Thankfully the new Nissan Micra is different. Design wise this is a handsome little car. It’s 78mm wider, 174mm longer, and has a 55mm lower roofline compared to the previous Micra, and there’s a boldness and a confidence to the car’s design that just hasn’t been there before. That may well put some of the more senior buyers off, but Nissan wants this new Micra to be a stepping stone for a younger audience into other Nissan products. Again, that was something the old Micra really didn’t do.

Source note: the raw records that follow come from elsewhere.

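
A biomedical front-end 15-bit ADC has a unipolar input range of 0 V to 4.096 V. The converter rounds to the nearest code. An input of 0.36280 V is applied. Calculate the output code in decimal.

With 32768 levels over 4.096 V, one step is 125.00 µV.
(0.36280 − 0) / 0.000125 = 2902.400 LSBs.
Round → code 2902.

code 2902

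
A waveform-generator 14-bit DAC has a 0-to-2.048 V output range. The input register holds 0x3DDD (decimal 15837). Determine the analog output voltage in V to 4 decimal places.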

The interior design is less bold but still miles better than the interior on the old Micra. You can even personalise it with colour details and different dash materials to suit your tastes, if you’re into that sort of thing.
There are three engines available at launch, a 1.0 litre petrol, a 0.9 litre turbocharged petrol, and a 1.5 litre turbocharged diesel. We were filming with the black Micra you see pictured (the video of which you can watch here), which had the 0.9 litre turbocharged petrol engine. Performance is underwhelming but on a level with many other cars in the segment: 90bhp, 110lb/ft of torque, 0-60mph in 12.1 seconds, and a top speed of 109mph. We also had a chance to drive the diesel, with the same 90bhp but 162lb/ft of torque. 0-60mph is dispatched marginally quicker than in the petrol with a time of 11.9 seconds, and the top speed is 111mph.

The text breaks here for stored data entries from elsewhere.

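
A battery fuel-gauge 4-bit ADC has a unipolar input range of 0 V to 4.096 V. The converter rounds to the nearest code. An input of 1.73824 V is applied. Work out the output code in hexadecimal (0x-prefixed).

code 0x7 (decimal 7)

LSB = 4.096 V / 16 = 256.000 mV.
(V_in − V_low)/LSB = (1.73824 − 0) / 0.256 = 6.790.
round(6.790) = 7.
In hexadecimal (0x-prefixed): 0x7.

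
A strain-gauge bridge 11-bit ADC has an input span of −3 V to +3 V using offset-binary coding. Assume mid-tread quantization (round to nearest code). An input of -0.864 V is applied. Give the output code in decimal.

code 729

With 2048 levels over 6 V, one step is 2.930 mV.
(-0.864 − (−3)) / 0.00292969 = 729.088 LSBs.
So the output code is 729.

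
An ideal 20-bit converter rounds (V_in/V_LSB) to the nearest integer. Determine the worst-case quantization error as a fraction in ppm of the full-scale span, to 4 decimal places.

Rounding → worst-case error = ½ LSB = V_FS/2^21, so 1e+06/2097152 = 0.476837 ppm of full scale.

0.4768 ppm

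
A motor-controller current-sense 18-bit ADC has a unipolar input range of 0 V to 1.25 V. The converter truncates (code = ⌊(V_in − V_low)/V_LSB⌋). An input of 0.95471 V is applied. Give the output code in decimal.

code 200217

With 262144 levels over 1.25 V, one step is 4.77 µV.
(V_in − V_low)/LSB = (0.95471 − 0) / 4.76837e-06 = 200217.199.
Floor → code 200217.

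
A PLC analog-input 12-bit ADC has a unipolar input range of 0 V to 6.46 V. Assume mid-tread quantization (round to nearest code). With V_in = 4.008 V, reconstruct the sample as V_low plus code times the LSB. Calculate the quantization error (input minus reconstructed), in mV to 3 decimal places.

0.466 mV

Step size: 6.46 V ÷ 2^12 = 1.577 mV.
(V_in − V_low)/LSB = (4.008 − 0)/0.00157715 = 2541.2954 → code 2541 (round).
V_rec = 0 + 2541·0.00157715 = 4.0075342 V.
Difference: 0.00046582 V → 0.466 mV.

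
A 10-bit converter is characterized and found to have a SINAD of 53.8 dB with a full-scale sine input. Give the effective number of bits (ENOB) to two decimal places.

8.64 bits

ENOB = (SINAD − 1.76) / 6.02 = (53.8 − 1.76)/6.02 = 8.645.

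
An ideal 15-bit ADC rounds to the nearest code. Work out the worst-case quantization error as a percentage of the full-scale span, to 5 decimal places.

Rounding → worst-case error = ½ LSB = V_FS/2^16, so 100/65536 = 0.00152588 % of full scale.

0.00153 %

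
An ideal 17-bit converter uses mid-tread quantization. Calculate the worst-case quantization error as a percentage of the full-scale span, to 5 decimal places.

Rounding → worst-case error = ½ LSB = V_FS/2^18, so 100/262144 = 0.00038147 % of full scale.

0.00038 %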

Speed isn’t the Micra’s forte, then, but with any luck there will be some sort of Nismo version in the next year or two which will give yobs like me a performance fix. Both engines are very smooth, though, and the diesel remarkably quiet.
How does the new Micra drive? The steering is light at low speeds but thankfully gets a bit heavier as you pick up the pace, and the suspension does a very good job of insulating you from the road underneath, thanks mostly to the fact that the Micra’s final suspension sign-off for the whole of Europe was done after testing in the UK. There is a degree of roll, as you’d expect, but the trade-off is that ride quality.
Working in the background are two new systems that really push the new Micra away from its predecessor: Intelligent Ride Control and Intelligent Trace Control. Intelligent Ride Control uses both the engine and brakes to control the pitch of the car forwards and backwards over heavy bumps, the exact workings of which are still a mystery to me but I’m reassured by Nissan of their effectiveness, and Intelligent Trace Control adjusts the brakes mid corner to pull you onto a tighter line. Torque vectoring by braking, essentially.
There’s only one gearbox for the new Micra at the moment, a five-speed manual, but the gearbox in the diesel powered Micra was just that little bit nicer to use than the gearbox in the petrol car, with a reassuring weight to both the gear lever and the clutch that the petrol’s ‘box didn’t have.
I feel like my conclusion is an obvious one: the new Nissan Micra is a huge leap forward, and a genuine rival to other cars in its class, not just a car that plugs a gap in Nissan’s product range. It drives well enough, the engines are good, and the design is so much better. As the title reads, the new Nissan Micra is a car you’d actually want to own.